抗菌药物(AMD)用于手术预防的药代动力学/药效学(PK/PD)关系研究甚少,这阻碍了围绕 AMD 剂量和给药时间的循证决策。我们的目标是使用 PK/PD 原则来告知(1)给药时间和(2)在狗围手术期使用 AMD 时重新给药的间隔。从狗的原始静脉内研究中检索到头孢唑林、头孢呋辛、头孢氨苄、阿莫西林和氨苄西林的原始血浆浓度。从 EUCAST 数据库中检索到大肠杆菌和耐甲氧西林金黄色葡萄球菌作为可能的术中污染物及其流行病学截止值(ECOFF)。

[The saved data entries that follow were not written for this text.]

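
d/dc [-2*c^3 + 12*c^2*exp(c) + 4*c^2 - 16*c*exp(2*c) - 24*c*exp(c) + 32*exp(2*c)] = 12*c^2*exp(c) - 6*c^2 - 32*c*exp(2*c) + 8*c + 48*exp(2*c) - 24*exp(c)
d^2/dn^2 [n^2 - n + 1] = 2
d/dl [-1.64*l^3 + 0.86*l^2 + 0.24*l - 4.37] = -4.92*l^2 + 1.72*l + 0.24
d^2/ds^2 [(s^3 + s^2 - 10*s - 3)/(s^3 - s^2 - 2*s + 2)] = 2*(2*s^6 - 24*s^5 + 6*s^4 - 16*s^3 + 123*s^2 - 48*s - 54)/(s^9 - 3*s^8 - 3*s^7 + 17*s^6 - 6*s^5 - 30*s^4 + 28*s^3 + 12*s^2 - 24*s + 8)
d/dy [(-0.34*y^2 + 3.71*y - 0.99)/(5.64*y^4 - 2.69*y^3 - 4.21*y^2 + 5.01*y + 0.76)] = (3.8352*y^5 - 63.6878*y^4 + 42.2942*y^3 + 5.9264*y^2 - 8.8526*y + 7.7795)/(31.8096*y^8 - 30.3432*y^7 - 40.2527*y^6 + 79.1626*y^5 - 0.656899999999997*y^4 - 46.273*y^3 + 18.7009*y^2 + 7.6152*y + 0.5776)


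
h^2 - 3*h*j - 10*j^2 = (h - 5*j)*(h + 2*j)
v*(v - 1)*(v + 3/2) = v^3 + v^2/2 - 3*v/2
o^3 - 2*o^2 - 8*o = o*(o - 4)*(o + 2)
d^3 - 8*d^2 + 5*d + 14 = (d - 7)*(d - 2)*(d + 1)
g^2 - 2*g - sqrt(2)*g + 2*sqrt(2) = (g - 2)*(g - sqrt(2))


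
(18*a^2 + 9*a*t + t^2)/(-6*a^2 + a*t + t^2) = (6*a + t)/(-2*a + t)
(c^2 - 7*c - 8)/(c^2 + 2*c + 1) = (c - 8)/(c + 1)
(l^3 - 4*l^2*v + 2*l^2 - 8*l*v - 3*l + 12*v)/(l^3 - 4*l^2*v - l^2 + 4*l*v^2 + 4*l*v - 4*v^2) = (l^2 - 4*l*v + 3*l - 12*v)/(l^2 - 4*l*v + 4*v^2)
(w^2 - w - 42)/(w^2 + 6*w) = (w - 7)/w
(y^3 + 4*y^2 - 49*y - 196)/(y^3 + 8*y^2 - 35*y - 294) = (y^2 - 3*y - 28)/(y^2 + y - 42)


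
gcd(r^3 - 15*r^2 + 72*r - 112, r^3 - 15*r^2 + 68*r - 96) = r - 4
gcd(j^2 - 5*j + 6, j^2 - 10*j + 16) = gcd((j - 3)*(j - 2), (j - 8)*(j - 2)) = j - 2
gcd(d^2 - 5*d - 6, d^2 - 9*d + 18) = d - 6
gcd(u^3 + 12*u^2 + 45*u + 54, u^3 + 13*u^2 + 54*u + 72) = u^2 + 9*u + 18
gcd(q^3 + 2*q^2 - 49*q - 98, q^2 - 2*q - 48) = 1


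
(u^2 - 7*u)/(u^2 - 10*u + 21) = u/(u - 3)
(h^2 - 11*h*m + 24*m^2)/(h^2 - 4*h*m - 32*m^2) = (h - 3*m)/(h + 4*m)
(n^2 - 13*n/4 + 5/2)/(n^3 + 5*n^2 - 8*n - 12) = (n - 5/4)/(n^2 + 7*n + 6)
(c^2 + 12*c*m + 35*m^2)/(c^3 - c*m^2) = (c^2 + 12*c*m + 35*m^2)/(c*(c^2 - m^2))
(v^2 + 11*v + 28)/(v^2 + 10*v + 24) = (v + 7)/(v + 6)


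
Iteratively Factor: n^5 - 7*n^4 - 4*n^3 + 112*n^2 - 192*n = (n - 4)*(n^4 - 3*n^3 - 16*n^2 + 48*n) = (n - 4)^2*(n^3 + n^2 - 12*n) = (n - 4)^2*(n + 4)*(n^2 - 3*n) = (n - 4)^2*(n - 3)*(n + 4)*(n)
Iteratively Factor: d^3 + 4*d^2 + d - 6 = (d + 3)*(d^2 + d - 2) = (d + 2)*(d + 3)*(d - 1)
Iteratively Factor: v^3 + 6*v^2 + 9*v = (v)*(v^2 + 6*v + 9) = v*(v + 3)*(v + 3)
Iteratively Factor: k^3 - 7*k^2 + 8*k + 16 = (k + 1)*(k^2 - 8*k + 16) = (k - 4)*(k + 1)*(k - 4)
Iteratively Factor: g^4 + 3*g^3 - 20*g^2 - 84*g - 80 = (g + 2)*(g^3 + g^2 - 22*g - 40) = (g + 2)^2*(g^2 - g - 20) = (g - 5)*(g + 2)^2*(g + 4)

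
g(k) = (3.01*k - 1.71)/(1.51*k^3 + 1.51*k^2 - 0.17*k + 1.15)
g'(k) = (3.01*k - 1.71)*(-4.53*k^2 - 3.02*k + 0.17)/(1.51*k^3 + 1.51*k^2 - 0.17*k + 1.15)^2 + 3.01/(1.51*k^3 + 1.51*k^2 - 0.17*k + 1.15)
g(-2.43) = 0.81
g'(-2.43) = 1.12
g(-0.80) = -2.78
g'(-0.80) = 2.62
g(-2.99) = 0.42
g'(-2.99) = 0.41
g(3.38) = 0.11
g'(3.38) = -0.05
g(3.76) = 0.09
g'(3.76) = -0.04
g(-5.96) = 0.07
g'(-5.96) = 0.03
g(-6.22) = 0.07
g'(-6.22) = 0.02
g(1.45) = 0.31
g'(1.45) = -0.14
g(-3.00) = 0.42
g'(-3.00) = 0.40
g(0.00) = -1.49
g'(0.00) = 2.40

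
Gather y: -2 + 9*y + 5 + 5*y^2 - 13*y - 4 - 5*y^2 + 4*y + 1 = 0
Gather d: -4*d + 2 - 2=-4*d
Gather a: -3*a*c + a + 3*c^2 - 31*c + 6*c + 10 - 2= a*(1 - 3*c) + 3*c^2 - 25*c + 8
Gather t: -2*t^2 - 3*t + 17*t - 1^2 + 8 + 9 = -2*t^2 + 14*t + 16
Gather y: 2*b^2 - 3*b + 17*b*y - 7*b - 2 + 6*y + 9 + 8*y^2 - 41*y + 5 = 2*b^2 - 10*b + 8*y^2 + y*(17*b - 35) + 12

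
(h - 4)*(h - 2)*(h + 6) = h^3 - 28*h + 48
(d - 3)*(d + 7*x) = d^2 + 7*d*x - 3*d - 21*x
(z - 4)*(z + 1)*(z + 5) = z^3 + 2*z^2 - 19*z - 20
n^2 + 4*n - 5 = (n - 1)*(n + 5)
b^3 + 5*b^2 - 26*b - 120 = (b - 5)*(b + 4)*(b + 6)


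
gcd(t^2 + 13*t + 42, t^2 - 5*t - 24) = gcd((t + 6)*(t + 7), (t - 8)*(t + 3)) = 1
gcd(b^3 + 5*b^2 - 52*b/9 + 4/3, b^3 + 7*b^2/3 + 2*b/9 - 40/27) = b - 2/3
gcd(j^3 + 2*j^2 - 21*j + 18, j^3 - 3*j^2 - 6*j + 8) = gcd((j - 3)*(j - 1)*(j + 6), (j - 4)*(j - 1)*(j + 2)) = j - 1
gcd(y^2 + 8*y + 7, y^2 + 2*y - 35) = y + 7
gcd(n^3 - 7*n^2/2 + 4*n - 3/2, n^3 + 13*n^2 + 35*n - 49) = n - 1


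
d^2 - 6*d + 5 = (d - 5)*(d - 1)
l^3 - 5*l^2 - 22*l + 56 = (l - 7)*(l - 2)*(l + 4)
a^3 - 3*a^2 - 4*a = a*(a - 4)*(a + 1)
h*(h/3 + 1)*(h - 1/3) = h^3/3 + 8*h^2/9 - h/3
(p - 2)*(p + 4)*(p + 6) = p^3 + 8*p^2 + 4*p - 48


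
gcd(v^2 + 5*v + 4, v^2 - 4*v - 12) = 1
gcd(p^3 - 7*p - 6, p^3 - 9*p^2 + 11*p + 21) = p^2 - 2*p - 3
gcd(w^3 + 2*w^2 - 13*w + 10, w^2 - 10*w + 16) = w - 2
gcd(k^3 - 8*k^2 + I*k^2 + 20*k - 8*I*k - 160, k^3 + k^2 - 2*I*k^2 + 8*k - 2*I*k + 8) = k - 4*I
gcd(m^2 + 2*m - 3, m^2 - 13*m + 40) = 1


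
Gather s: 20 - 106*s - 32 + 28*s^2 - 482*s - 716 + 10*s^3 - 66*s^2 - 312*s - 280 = 10*s^3 - 38*s^2 - 900*s - 1008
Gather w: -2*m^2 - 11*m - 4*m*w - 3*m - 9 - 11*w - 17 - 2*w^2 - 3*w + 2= -2*m^2 - 14*m - 2*w^2 + w*(-4*m - 14) - 24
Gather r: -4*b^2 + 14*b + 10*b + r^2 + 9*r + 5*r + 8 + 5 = -4*b^2 + 24*b + r^2 + 14*r + 13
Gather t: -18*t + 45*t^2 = 45*t^2 - 18*t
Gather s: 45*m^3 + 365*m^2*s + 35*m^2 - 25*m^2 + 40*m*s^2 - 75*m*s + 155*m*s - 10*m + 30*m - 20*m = 45*m^3 + 10*m^2 + 40*m*s^2 + s*(365*m^2 + 80*m)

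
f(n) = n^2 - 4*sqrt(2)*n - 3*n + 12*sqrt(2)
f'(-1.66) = -11.98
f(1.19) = 8.09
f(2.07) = 3.34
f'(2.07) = -4.52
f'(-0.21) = -9.08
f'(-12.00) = -32.66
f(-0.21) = 18.83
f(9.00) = 20.06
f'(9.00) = 9.34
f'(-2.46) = -13.58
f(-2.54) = 45.41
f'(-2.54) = -13.74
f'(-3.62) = -15.90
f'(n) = 2*n - 4*sqrt(2) - 3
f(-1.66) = 34.10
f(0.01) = 16.88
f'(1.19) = -6.28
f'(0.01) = -8.64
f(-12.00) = 264.85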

个体 PK 数据使用非线性混合效应模型(Phoenix®)重新拟合。我们进行蒙特卡罗模拟以计算 i)外周室中峰值浓度的 95%时间(告知给药和第一次切口之间的时间)和 ii)至少 90%的狗保持游离血浆浓度高于 ECOFF 的持续时间(告知重新给药时间:1.5-4 小时)。头孢唑林(22-25mg/kg)、头孢呋辛(20mg/kg)、头孢氨苄(15mg/kg)和阿莫西林(16.7mg/kg)在 30 分钟内达到外周峰值浓度,但氨苄西林(20mg/kg)需要 82 分钟。对于耐甲氧西林金黄色葡萄球菌,头孢唑林和头孢呋辛需要每 2 小时重新给药,而头孢氨苄和阿莫西林和氨苄西林分别可以每 3 小时和 4 小时重新给药。对于大肠杆菌,只有头孢唑林每 2 小时给药才能提供足够的围手术期覆盖,而头孢呋辛和头孢氨苄则普遍失败。或者,氨苄西林和阿莫西林(重症犬)可以覆盖大肠杆菌污染,但只能每 1.5 小时重新给药。这些基于 PK 的结论为围手术期 AMD 给药时间提供了依据。